Он пришел, когда Марго уже почти перестала ждать.

Лучше бы она, действительно, перестала ждать. Повернулась бы спиной к угрюмому отряду хмурых елок, и заторопилась назад – по узкой, извилистой, хорошо знакомой тропинке. Домой.

Как будто, она могла вернуться – после того, что случилось. Как будто, она когда-то считала этот дом своим домом…


Марго сначала не заметила его. Наверное, он стоял некоторое время в тени горбатых елок, разглядывая ее блестящими глазами. Стоял неподвижно и тихо. А когда, наконец, решил пошевелиться – тень одной из елок вздрогнула, разрываясь пополам – и Марго с трудом сдержала испуганный крик.

Потому что, наверное, он пришел для того, чтобы убить ее. И она это знала, когда звала его.


Марго смотрела, как он идет – очень медленно и неохотно, напряженным, скользящим шагом. Так, как обычно подкрадывался к добыче.

С бесшумностью тени. Гибкостью кошки. Изяществом сияюще-черной змеи, ускользающей в копну сухих листьев, не потревожив ни один из их хрустящих ломких лепестков. Широкогрудый и поджарый; с узлами напряженных мускулов под обманчивой мягкостью шерсти; с усмешкой и смертью на кончиках острых клыков и в расплавленном золоте блестящих глаз. Огромный, темно-серый, почти черный, волк.

Ее волк.

Ритка

…Волк тоже как-то приснился. Почему-то не страшный. Настоящий, не мультяшный – огромный черный зверь с блеском на кончиках белых клыков. Только эти клыки блестели не в оскале – а в улыбке. Совершенно невозможной для такого зверя, беззащитной улыбке. Как будто это был не волк, а добродушный игривый щенок…

Страшным был совершенно другой сон. И не то, чтобы, сон – обрывок. Клочок вязкого тумана, который таял, просачивался сквозь пальцы, когда Ритка пыталась его удержать и рассмотреть. Оставалась дорога – черная и липкая, скользкая от грязи, размешанной тысячами ног. Исток и продолжение дороги пропадали в том самом тумане, проглотившем почти весь Риткин сон. Сон не вспоминался.

Он приходил уже несколько раз. С тех пор, как мама заболела. Нет, не так. С тех пор, как Ритка поняла, что мама умирает.

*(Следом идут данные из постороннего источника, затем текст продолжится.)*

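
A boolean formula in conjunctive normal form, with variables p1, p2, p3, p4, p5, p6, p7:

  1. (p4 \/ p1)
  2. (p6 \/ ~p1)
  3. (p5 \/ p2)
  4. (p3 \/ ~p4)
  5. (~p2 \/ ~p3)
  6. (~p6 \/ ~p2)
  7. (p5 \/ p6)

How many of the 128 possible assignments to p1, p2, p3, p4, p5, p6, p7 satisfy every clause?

Case analysis on p2 and p6:
  p2=T, p6=T: a clause becomes empty — 0.
  p2=T, p6=F: a clause becomes empty — 0.
  p2=F, p6=T: p7 free; 4 ways for (p1,p3,p4,p5) × 2^1 = 8.
  p2=F, p6=F: remaining (p1,p3,p4,p5,p7) ∈ {(F,T,T,T,F); (F,T,T,T,T)} — 2.
Total: 0 + 0 + 8 + 2 = 10.

10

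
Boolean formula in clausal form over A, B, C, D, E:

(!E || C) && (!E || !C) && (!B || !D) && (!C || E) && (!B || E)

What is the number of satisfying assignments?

Satisfying assignments:
  A=F B=F C=F D=F E=F
  A=F B=F C=F D=T E=F
  A=T B=F C=F D=F E=F
  A=T B=F C=F D=T E=F
That's 4 in total.

4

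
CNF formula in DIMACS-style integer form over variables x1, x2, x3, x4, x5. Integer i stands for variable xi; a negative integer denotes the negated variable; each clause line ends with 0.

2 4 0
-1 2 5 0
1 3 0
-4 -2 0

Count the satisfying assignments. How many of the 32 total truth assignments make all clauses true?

10

Case analysis on x2 and x1:
  x2=T, x1=T: remaining (x3,x4,x5) ∈ {(F,F,F); (F,F,T); (T,F,F); (T,F,T)} — 4.
  x2=T, x1=F: remaining (x3,x4,x5) ∈ {(T,F,F); (T,F,T)} — 2.
  x2=F, x1=T: remaining (x3,x4,x5) ∈ {(F,T,T); (T,T,T)} — 2.
  x2=F, x1=F: remaining (x3,x4,x5) ∈ {(T,T,F); (T,T,T)} — 2.
Total: 4 + 2 + 2 + 2 = 10.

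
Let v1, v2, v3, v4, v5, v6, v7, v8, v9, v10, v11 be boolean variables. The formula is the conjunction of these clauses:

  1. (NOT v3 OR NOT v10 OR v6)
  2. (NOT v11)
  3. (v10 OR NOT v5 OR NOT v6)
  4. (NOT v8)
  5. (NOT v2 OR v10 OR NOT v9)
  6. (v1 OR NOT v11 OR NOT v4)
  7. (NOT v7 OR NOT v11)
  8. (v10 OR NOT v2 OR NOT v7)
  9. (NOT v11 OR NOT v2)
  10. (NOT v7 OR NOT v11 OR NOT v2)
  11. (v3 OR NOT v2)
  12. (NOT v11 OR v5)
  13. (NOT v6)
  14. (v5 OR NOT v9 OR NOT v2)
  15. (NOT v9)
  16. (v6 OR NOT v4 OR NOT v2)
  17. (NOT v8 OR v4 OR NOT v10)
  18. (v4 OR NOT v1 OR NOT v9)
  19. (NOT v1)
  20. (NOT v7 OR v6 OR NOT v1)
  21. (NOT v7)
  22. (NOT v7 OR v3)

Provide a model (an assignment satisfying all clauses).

Unit propagation: (NOT v11) forces v11 = False.
Unit propagation: (NOT v8) forces v8 = False.
Unit propagation: (NOT v6) forces v6 = False.
The clause (NOT v9) is unit: v9 must be False.
The clause (NOT v1) is unit: v1 must be False.
The clause (NOT v7) is unit: v7 must be False.
v2 occurs only negated in the remaining clauses — set v2 = False.
Pure literal: v4 appears only negated; assign v4 = False.
Set v3 = False and propagate.
v5, v10 are now unconstrained; take v5 = True, v10 = False.
Every clause has at least one true literal under this assignment.

v1=F, v2=F, v3=F, v4=F, v5=T, v6=F, v7=F, v8=F, v9=F, v10=F, v11=F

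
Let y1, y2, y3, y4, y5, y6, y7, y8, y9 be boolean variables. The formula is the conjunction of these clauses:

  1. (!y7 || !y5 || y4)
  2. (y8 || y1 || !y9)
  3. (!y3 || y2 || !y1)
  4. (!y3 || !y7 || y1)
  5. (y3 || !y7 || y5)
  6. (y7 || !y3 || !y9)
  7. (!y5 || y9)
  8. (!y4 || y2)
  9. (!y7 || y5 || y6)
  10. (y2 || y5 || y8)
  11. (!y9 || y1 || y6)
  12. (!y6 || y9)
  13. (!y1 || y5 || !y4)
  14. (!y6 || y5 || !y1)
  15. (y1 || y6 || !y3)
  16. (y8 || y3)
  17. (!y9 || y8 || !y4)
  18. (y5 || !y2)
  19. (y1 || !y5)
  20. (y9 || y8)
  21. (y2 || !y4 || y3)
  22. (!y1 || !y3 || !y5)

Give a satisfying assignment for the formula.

y1=False  y2=False  y3=False  y4=False  y5=False  y6=True  y7=False  y8=True  y9=True

Check each clause:
  1. (!y5 || !y7 || y4) — !y7 is true.
  2. (y1 || y8 || !y9) — y8 is true.
  3. (!y1 || !y3 || y2) — !y3 is true.
  4. (!y7 || y1 || !y3) — !y3 is true.
  5. (y5 || !y7 || y3) — !y7 is true.
  6. (!y9 || !y3 || y7) — !y3 is true.
  7. (!y5 || y9) — y9 is true.
  8. (!y4 || y2) — !y4 is true.
  9. (!y7 || y6 || y5) — !y7 is true.
  10. (y8 || y2 || y5) — y8 is true.
  11. (!y9 || y1 || y6) — y6 is true.
  12. (!y6 || y9) — y9 is true.
  13. (!y1 || !y4 || y5) — !y4 is true.
  14. (y5 || !y6 || !y1) — !y1 is true.
  15. (y6 || y1 || !y3) — !y3 is true.
  16. (y3 || y8) — y8 is true.
  17. (!y9 || !y4 || y8) — y8 is true.
  18. (!y2 || y5) — !y2 is true.
  19. (y1 || !y5) — !y5 is true.
  20. (y9 || y8) — y8 is true.
  21. (!y4 || y3 || y2) — !y4 is true.
  22. (!y3 || !y1 || !y5) — !y5 is true.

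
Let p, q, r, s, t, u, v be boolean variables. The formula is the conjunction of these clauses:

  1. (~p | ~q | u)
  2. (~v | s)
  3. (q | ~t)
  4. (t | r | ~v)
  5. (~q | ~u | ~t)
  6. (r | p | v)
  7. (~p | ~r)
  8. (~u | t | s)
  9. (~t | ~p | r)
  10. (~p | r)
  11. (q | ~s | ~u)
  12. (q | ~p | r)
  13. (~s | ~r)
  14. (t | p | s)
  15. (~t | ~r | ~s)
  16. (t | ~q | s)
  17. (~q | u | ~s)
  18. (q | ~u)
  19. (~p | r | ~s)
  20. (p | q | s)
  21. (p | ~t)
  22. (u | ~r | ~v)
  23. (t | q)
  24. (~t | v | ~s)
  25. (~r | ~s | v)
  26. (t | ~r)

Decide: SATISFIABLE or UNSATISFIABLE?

UNSATISFIABLE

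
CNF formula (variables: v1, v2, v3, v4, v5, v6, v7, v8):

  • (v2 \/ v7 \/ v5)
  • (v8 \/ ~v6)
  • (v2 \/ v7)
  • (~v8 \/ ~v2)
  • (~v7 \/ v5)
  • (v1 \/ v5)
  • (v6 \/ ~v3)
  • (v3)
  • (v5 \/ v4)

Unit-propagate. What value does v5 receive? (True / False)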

Ритка просыпалась, вцепившись в подушку дрожащими пальцами и чувствуя, как липнет к спине промокшая от пота рубашка. И ничего не могла вспомнить. Только эту дорогу. И женщину. Женщина шла по дороге – из тумана в туман. Уходила. Узкая спина; вздернутые худые плечи; одежда серая, невнятная – не то плащ, не то балахон; темные волосы спутанной гривой метались по плечам. Ритке хотелось ее окликнуть, но горло почему-то сжималось от страха. Потом, когда туман начинал уже дотрагиваться до женщины, тянуть ее в себя бледными зыбкими руками; Ритка решалась. Она очень боялась, что женщина обернется; но еще страшнее было позволить ей насовсем раствориться в этом тумане, а самой остаться на этой дороге, ведущей из никуда в никуда. Ритка протягивала руку; расстояние искажалось; кончики пальцев уже почти касались серого плаща… Женщина начинала оборачиваться – дрожь спутанных волос, выступ острой скулы, впадина щеки… Ритка кричала, захлебываясь от ужаса, раздирала туман, липнущий к лицу. Выныривала на поверхность. Просыпалась. Жадно глотала воздух. Испуганно вглядывалась в темноту, узнавая знакомые очертания комнаты. С трудом разжимала скрюченные пальцы, уцепившие – не плащ уходящей в никуда незнакомки – а измятый уголок подушки.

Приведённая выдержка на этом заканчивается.